Si l'on devait caractériser l'Occident par ses fondamentaux, on ne serait pas en peine de les retrouver chez Aristote ! Chez d'autres aussi, bien entendu, mais à l'état de dispersion ! ...

En voici quelques uns :

Pour la plupart, nous n'avons plus aucune conviction sur ce qui peut bien se passer avant notre naissance comme après notre mort, si toutefois il se passe quoi que ce soit !

De même, un microtrottoir pourrait établir aisément que notre connaissance du monde spirituel et de ses mystères a désormais atteint le point zéro ...

Après une parenthèse de près de deux mille ans, bien souvent menés à la trique de la culpabilisation, nous avons voté avec les pieds, et, en ce nouvel exil, notre nouvelle religion tient en quatre mots qui lui vont comme un gant : "c'est scientifiquement prouvé!".

Certes, celle-ci fut-elle mise à mal par la récente dislocation des certitudes, lors de l'épisode affligeant du confinement des hommes, en lieu et place du virus !...

Mais, pour l'heure, personne n'a trouvé le remplaçant de ce mantra apaisant, déresponsabilisant, propre, notamment, à booster les ventes de dentifrice !

En réalité, la science ne nous intéresse que par ses applications "concrêtes", celles qui visent à nous apporter toujours plus de confort, un peu comme l'ancienne religion avait fait en tissant un lien social, des signes de reconnaissance ...

En l'espace de trois générations, de Socrate le chaman, l'accoucheur, en passant par Platon le dernier oriental, le hiérophante, puis enfin Aristote, autonommé Directeur de recherche, la créature du soleil couchant est venue à terme, mais celui qui accompagna les premiers pas de l'Occident, c'est Aristote !

N'avait-il pas détourné le regard du monde des Idées divines pour le porter sur l'opinion des hommes, ses prédecesseurs en l'occurence, avec quelques "petits problèmes" de digestion, nous l'avons vu ?

A la quête mystico-philosophique de l'Un, n'avait-il pas préféré l'étude du multiple ?

N'avait-il pas donné ses lettres de noblesse à l'oubli, ce Lethé infernal tant redouté des anciens Grecs, en affirmant la non-préexistence des âmes ?

N'avait-il pas aboli le règne de la trancendance pour établir l'immanence sur le trône de nos représentations, préparant ainsi le retour à l'Un, version Spinoza ?

En résumé, en lançant l'aventure occidentale, n'avait-il pas contribué, à sa manière, à la véritable raison d'être de l'Homme, ce rejeton nécessaire du cosmos : la Liberté ?



1 Voir à ce sujet les travaux de Heinz Wismann déjà présenté sur le blog.
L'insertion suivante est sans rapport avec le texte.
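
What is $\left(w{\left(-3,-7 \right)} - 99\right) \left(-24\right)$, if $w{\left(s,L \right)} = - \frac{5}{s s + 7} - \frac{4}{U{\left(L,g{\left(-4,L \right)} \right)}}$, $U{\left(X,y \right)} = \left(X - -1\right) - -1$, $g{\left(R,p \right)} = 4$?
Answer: $\frac{23643}{10} \approx 2364.3$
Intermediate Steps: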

Notamment cette conférence donnée sur You Tube en compagnie de son ami Etienne Klein - Agora des savoirs - l'ultime atome !
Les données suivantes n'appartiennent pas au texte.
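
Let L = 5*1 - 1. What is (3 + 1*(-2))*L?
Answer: 4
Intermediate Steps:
L = 4 (L = 5 - 1 = 4)
(3 + 1*(-2))*L = (3 + 1*(-2))*4 = (3 - 2)*4 = 1*4 = 4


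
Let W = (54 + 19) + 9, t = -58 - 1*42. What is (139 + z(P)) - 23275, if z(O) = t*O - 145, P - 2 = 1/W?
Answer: -962771/41 ≈ -23482.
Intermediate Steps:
t = -100 (t = -58 - 42 = -100)
W = 82 (W = 73 + 9 = 82)
P = 165/82 (P = 2 + 1/82 = 165/82 ≈ 2.0122)
z(O) = -145 - 100*O (z(O) = -100*O - 145 = -145 - 100*O)
(139 + z(P)) - 23275 = (139 + (-145 - 100*165/82)) - 23275 = (139 + (-145 - 8250/41)) - 23275 = (139 - 14195/41) - 23275 = -8496/41 - 23275 = -962771/41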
2 Voir l'ensemble des travaux de René Girard qui, soit dit en s'y attardant, avait prévu ce mouvement, cette "sortie du placard" des victimes de tout acabit, justifiée en un sens, cette libération de la parole qui ne s'exprime que dans l'invective, la désignation réquisitoriale, ce renouveau du "tous contre tous" qui ne trouvera pas à se résorber dans le meurtre d'un seul, mais dans le chaos auquel nous assistons désormais chaque jour !

3 Voir les travaux d'Henri Corbin, cet "homme utile à son époque",  la nôtre, qui permirent de rétablir une dimension du monde spirituel que ceux qui pensent à notre place, du concile de 569 à Descartes, avaient contribué à escamoter!
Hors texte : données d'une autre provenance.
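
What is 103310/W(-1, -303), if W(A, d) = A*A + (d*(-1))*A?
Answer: -51655/151 ≈ -342.09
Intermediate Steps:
W(A, d) = A**2 - A*d (W(A, d) = A**2 + (-d)*A = A**2 - A*d)
103310/W(-1, -303) = 103310/((-(-1 - 1*(-303)))) = 103310/((-(-1 + 303))) = 103310/((-1*302)) = 103310/(-302) = 103310*(-1/302) = -51655/151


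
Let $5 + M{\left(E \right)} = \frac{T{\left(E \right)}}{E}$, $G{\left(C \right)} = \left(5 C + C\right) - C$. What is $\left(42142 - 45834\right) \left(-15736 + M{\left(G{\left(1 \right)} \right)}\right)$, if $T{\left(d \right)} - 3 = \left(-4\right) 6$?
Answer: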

"L'heure du carnaval a sonné!"

Pour ouvrir un autre point de vue sur le bégaiement tragique de notre époque, cet essai édifiant sur la  violence de l'inversion carnavalesque, comme régulation périodique de celle qui couve en temps dit de paix : "Le carnaval de Romans" d'Emmanuel Le Roy Ladurie, paru en 1979, intemporel !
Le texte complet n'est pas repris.